Law school at Texas Southern University was followed by grad school at New York University School of Law, where Wickliff received a Master of Laws degree in order to bolster his reputation at a time when major Houston law firms had few minority lawyers. By the time he finished at NYU, he found himself at a crossroad: He could stay in New York and work with a union leader; he could handle school-desegregation cases with the NAACP in the Midwest, or he could take a job with a major firm in Houston. He felt the magnetic pull of his home state, where the Wickliff name meant something, so in March of 1975, he returned to Houston to become the first minority lawyer at Fulbright & Jaworski.
The move was pivotal for Wickliff in many ways, not least of which was that it brought him over to the management side of labor and employment law—as opposed to the union-side affairs he’d watched his father litigate. Though most people were welcoming, he says there were times when it seemed unwelcome for an African-American to be handling the corporate side of matters. “I just held my head up high and kept in mind the principles my father taught me about being prepared and going into the courtroom,” he says. “If you had an all-white jury, you just were talking to 12 persons on the jury, and you did the best you could in representing your corporate client or individual. I felt comfortable in my own skin.”
After nearly a decade at Fulbright & Jaworski and six-and-a-half years of starting and chairing the labor department for Mayor Day & Caldwell, the desire to build something of his own became too strong to ignore. So, in 1990, he and fellow African-American attorney Alton Hall left their secure firm jobs to build their own firm from the ground up. “It was a scary proposition. The economics were not that great for starting a new enterprise. But I had been talking about it for so long, my wife told me, ‘Look, if you’re going to do it, do it now and shut up,’” he says with a chuckle.
What started as two attorneys and a secretary grew into a 31-lawyer firm spread across three cities at its high point, becoming the largest minority-owned law firm in the state.
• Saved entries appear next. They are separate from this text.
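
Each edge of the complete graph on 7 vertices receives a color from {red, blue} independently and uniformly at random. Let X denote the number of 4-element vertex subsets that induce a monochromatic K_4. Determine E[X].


Let X = Σ_S X_S over the C(7, 4) = 35 subsets S of size 4, where X_S = 1 if the K_4 on S is monochromatic.
For a fixed S, the K_4 on S has C(4, 2) = 6 edges. P[all 6 edges red] = (1/2)^6, and likewise for blue, so P[monochromatic] = 2·(1/2)^6 = 2^{1 − 6} = 1/32.
Summing: E[X] = C(7, 4) · 2^{1 − 6} = 35 · 1/32 = 35/32.
Numerically: E[X] ≈ 1.09375.

E[X] = C(7,4)·2^(1−C(4,2)) = 35/32 ≈ 1.09375.


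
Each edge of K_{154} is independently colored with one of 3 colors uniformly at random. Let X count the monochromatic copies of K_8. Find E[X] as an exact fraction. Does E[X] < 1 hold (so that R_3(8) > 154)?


E[X] = C(154, 8) · 3^{1 − 28} = 6521818990995 · 3^{−27} = 6521818990995/7625597484987.
As a reduced fraction: E[X] = 724646554555/847288609443 ≈ 0.8552535.
Is E[X] < 1? YES.
Since E[X] < 1, there exists a 3-coloring of K_{154} with no monochromatic K_8; hence R_3(8) > 154.

E[X] = 724646554555/847288609443 ≈ 0.8552535; E[X] < 1, so R_3(8) > 154.


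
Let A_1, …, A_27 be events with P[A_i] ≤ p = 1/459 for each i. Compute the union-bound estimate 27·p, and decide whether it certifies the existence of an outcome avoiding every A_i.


Union bound: P[∪_{i=1}^{27} A_i] ≤ Σ_i P[A_i] ≤ 27·p = 27·(1/459) = 1/17.
Numerically: 1/17 ≈ 0.05882.
Is 1/17 < 1? YES.
Since P[∪ A_i] ≤ 1/17 < 1, the complement has P[∩ A_i^c] ≥ 1 − 1/17 = 16/17 > 0, so some outcome avoids every A_i.

27·p = 1/17 ≈ 0.05882; existence CERTIFIED by the union bound.


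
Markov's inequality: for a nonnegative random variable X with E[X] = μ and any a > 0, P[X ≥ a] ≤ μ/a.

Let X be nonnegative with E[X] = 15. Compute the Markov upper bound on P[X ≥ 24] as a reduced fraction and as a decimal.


μ = E[X] = 15, a = 24.
Markov: P[X ≥ 24] ≤ μ/a = (15)/24 = 5/8.
Numerically: ≈ 0.625000.
(Since a = 24 > μ = 15.000000, the bound 5/8 is < 1 and informative.)

P[X ≥ 24] ≤ 5/8 ≈ 0.625000.


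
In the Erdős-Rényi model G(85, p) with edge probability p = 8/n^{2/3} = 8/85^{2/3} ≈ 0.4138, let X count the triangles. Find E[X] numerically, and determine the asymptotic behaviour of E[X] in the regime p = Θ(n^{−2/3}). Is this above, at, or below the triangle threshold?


Number of potential triangles: C(85, 3) = 98770.
Each occurs with probability p³ ≈ (0.4138)³ ≈ 7.086505e-02.
By linearity: E[X] = C(85, 3)·p³ ≈ 98770 · 7.086505e-02 ≈ 6999.3412.
Since α = 2/3 < 1, p = c/n^{2/3} ≫ 1/n is above the triangle threshold p ~ 1/n. Asymptotically E[X] ~ (c³/6)·n^{3(1−α)} = (8³/6)·n^{1} → ∞; triangles are abundant w.h.p.

E[X] ≈ 6999.3412; in regime p = Θ(1/n^{2/3}) E[X] diverges (above the triangle threshold p ~ 1/n).


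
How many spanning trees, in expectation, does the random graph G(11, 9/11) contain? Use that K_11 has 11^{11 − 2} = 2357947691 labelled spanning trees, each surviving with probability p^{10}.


K_11 has 11^{11 − 2} = 2357947691 labelled spanning trees.
For each such spanning tree H, let X_H = 1 if all 10 edges of H are present in G. Then P[X_H = 1] = p^{10} = (9/11)^{10} = 3486784401/25937424601.
Summing the indicators: E[X] = Σ_H E[X_H] = 2357947691 · p^{10} = 2357947691 · 3486784401/25937424601 = 3486784401/11.
Numerically: E[X] ≈ 3.17e+08.

E[X] = 2357947691 · (9/11)^{10} = 3486784401/11 ≈ 3.17e+08.


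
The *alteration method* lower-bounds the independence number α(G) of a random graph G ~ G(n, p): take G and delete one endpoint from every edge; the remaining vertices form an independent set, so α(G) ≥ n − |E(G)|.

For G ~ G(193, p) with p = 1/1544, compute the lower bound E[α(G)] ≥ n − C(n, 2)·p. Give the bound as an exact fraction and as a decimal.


E[|E(G)|] = C(193, 2)·p = 18528 · (1/1544) = 12.
E[α(G)] ≥ n − E[|E(G)|] = 193 − 12 = 181.
Numerically: ≈ 181.000.
(This is only a lower bound; the true E[α(G)] may be larger.)

E[α(G)] ≥ 181 ≈ 181.000.


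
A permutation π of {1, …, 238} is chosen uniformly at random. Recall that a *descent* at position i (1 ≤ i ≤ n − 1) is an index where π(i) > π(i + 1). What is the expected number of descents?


Write X = Σ X_I over i = 1, …, 237, with X_I the indicator of one descent.
There are 237 indicators.
For each fixed i, the pair (π(i), π(i+1)) is a uniformly random ordered pair of distinct values from {1, …, 238}; by symmetry P[π(i) > π(i+1)] = 1/2.
By linearity: E[X] = 237 · (1/2) = (238 − 1) · (1/2) = 237/2 ≈ 118.500.

E[X] = 237/2 = 118.500.


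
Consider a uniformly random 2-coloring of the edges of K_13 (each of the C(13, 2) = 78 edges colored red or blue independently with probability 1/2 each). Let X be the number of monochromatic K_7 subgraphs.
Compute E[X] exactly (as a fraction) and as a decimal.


Let X = Σ_S X_S over the C(13, 7) = 1716 subsets S of size 7, where X_S = 1 if the K_7 on S is monochromatic.
For a fixed S, the K_7 on S has C(7, 2) = 21 edges. P[all 21 edges red] = (1/2)^21, and likewise for blue, so P[monochromatic] = 2·(1/2)^21 = 2^{1 − 21} = 1/1048576.
Summing: E[X] = C(13, 7) · 2^{1 − 21} = 1716 · 1/1048576 = 429/262144.
Numerically: E[X] ≈ 0.0016.

E[X] = C(13,7)·2^(1−C(7,2)) = 429/262144 ≈ 0.0016.


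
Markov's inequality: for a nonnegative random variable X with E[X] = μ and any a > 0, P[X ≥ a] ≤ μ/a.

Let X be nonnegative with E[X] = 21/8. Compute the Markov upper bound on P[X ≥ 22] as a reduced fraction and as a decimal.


μ = E[X] = 21/8, a = 22.
Markov: P[X ≥ 22] ≤ μ/a = (21/8)/22 = 21/176.
Numerically: ≈ 0.119318.
(Since a = 22 > μ = 2.625000, the bound 21/176 is < 1 and informative.)

P[X ≥ 22] ≤ 21/176 ≈ 0.119318.


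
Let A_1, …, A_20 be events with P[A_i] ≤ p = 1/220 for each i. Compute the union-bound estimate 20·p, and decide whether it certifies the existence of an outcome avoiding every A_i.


Union bound: P[∪_{i=1}^{20} A_i] ≤ Σ_i P[A_i] ≤ 20·p = 20·(1/220) = 1/11.
Numerically: 1/11 ≈ 0.090909.
Is 1/11 < 1? YES.
Since P[∪ A_i] ≤ 1/11 < 1, the complement has P[∩ A_i^c] ≥ 1 − 1/11 = 10/11 > 0, so some outcome avoids every A_i.

20·p = 1/11 ≈ 0.090909; existence CERTIFIED by the union bound.


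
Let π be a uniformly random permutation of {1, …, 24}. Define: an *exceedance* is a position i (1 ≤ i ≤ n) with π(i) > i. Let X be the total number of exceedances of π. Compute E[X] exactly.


Write X = Σ_{i=1}^{24} X_i, where X_i = 1_{π(i) > i}.
For each fixed i, π(i) is uniform over {1, …, 24} (marginal of a uniform permutation), so P[π(i) > i] = (n − i)/n. Summing: Σ_{i=1}^{24} (n − i)/n = (0 + 1 + … + 23)/24 = 24(24 − 1)/(2·24) = (24 − 1)/2.
Hence E[X] = Σ_{i=1}^{24} (24 − i)/24 = 23/2 ≈ 11.500.

E[X] = 23/2 = 11.500.


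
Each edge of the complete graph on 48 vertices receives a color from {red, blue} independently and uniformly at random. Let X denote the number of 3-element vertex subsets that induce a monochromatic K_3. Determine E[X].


Let X = Σ_S X_S over the C(48, 3) = 17296 subsets S of size 3, where X_S = 1 if the K_3 on S is monochromatic.
For a fixed S, the K_3 on S has C(3, 2) = 3 edges. P[all 3 edges red] = (1/2)^3, and likewise for blue, so P[monochromatic] = 2·(1/2)^3 = 2^{1 − 3} = 1/4.
By linearity of expectation: E[X] = C(48, 3) · 2^{1 − 3} = 17296 · 1/4 = 4324.
Numerically: E[X] ≈ 4324.000.

E[X] = C(48,3)·2^(1−C(3,2)) = 4324 ≈ 4324.000.


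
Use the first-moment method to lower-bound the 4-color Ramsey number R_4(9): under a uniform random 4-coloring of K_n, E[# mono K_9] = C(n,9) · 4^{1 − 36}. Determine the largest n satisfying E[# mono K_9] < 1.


We need C(n, 9) · 4^{1 − 36} < 1, i.e. C(n, 9) < 4^{36 − 1} = 1180591620717411303424.
Check values of n near the boundary:
  n = 913: C(913, 9) = 1167605542753639808390; 1167605542753639808390 < 1180591620717411303424? YES
  n = 914: C(914, 9) = 1179217089587653905932; 1179217089587653905932 < 1180591620717411303424? YES
  n = 915: C(915, 9) = 1190931166636537885130; 1190931166636537885130 < 1180591620717411303424? NO
  n = 916: C(916, 9) = 1202748565202942340440; 1202748565202942340440 < 1180591620717411303424? NO
The largest n with C(n, 9) < 1180591620717411303424 is n = 914 (where E[X] = 294804272396913476483/295147905179352825856 ≈ 0.999). Hence R_4(9) > 914, i.e. R_4(9) ≥ 915.

Largest n = 914; hence R_4(9) > 914.


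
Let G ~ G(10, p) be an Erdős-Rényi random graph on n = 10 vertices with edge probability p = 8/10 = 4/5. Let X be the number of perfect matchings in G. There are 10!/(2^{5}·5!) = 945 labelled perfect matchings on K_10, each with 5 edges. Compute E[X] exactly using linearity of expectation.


K_10 has 10!/(2^{5}·5!) = 945 labelled perfect matchings.
For each such perfect matching H, let X_H = 1 if all 5 edges of H are present in G. Then P[X_H = 1] = p^{5} = (4/5)^{5} = 1024/3125.
By linearity: E[X] = Σ_H E[X_H] = 945 · p^{5} = 945 · 1024/3125 = 193536/625.
Numerically: E[X] ≈ 309.66.

E[X] = 945 · (4/5)^{5} = 193536/625 ≈ 309.66.


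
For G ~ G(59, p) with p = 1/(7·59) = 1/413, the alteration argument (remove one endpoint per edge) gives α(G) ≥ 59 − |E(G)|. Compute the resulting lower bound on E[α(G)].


E[|E(G)|] = C(59, 2)·p = 1711 · (1/413) = 29/7.
E[α(G)] ≥ n − E[|E(G)|] = 59 − 29/7 = 384/7.
Numerically: ≈ 54.8571.
(This is only a lower bound; the true E[α(G)] may be larger.)

E[α(G)] ≥ 384/7 ≈ 54.8571.


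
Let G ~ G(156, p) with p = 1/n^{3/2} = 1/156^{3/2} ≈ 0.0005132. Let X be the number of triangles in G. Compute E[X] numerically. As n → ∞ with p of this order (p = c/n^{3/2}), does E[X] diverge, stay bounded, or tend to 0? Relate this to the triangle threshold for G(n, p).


Number of potential triangles: C(156, 3) = 620620.
Each occurs with probability p³ ≈ (0.0005132)³ ≈ 1.351884e-10.
By linearity: E[X] = C(156, 3)·p³ ≈ 620620 · 1.351884e-10 ≈ 0.0001.
Since α = 3/2 > 1, p = c/n^{3/2} = o(1/n) is below the triangle threshold p ~ 1/n. Asymptotically E[X] ~ (c³/6)·n^{3(1−α)} = (1³/6)·n^{-1.5} → 0, so by Markov's inequality G has no triangles w.h.p.

E[X] ≈ 0.0001; in regime p = Θ(1/n^{3/2}) E[X] tends to 0 (below the triangle threshold p ~ 1/n).


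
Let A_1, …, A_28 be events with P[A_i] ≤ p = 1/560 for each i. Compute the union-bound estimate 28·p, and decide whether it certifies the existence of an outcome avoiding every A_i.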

It was also one of Texas’ first minority-owned law firms to represent major corporate clients, many of whom had followed Wickliff from firm to firm. “We became a very unique and interesting commodity in Texas because many minority lawyers saw us as a nice alternative to being at a large firm. We had large-firm clients but a small-firm atmosphere.”
In 2011, the State Bar of Texas Minority Counsel Program awarded him with the first-ever Trailblazer Outside Counsel of the Year Award for his decades of work promoting diversity.
After 12 years of running their own shop, Wickliff & Hall joined Epstein Becker Green in 2002 to grow the firm nationally, and in 2011 Wickliff and Hall led a 14-lawyer team over to Cozen O’Connor. Though Wickliff has been happy to leave the administrative and managerial side of running a firm behind, he still considers Wickliff & Hall to be one of the high points of his career. “Managing your own enterprise where you can look back and say we as minority lawyers were successful in operating a law practice like a business with corporate clients as our client base, was a very gratifying experience.”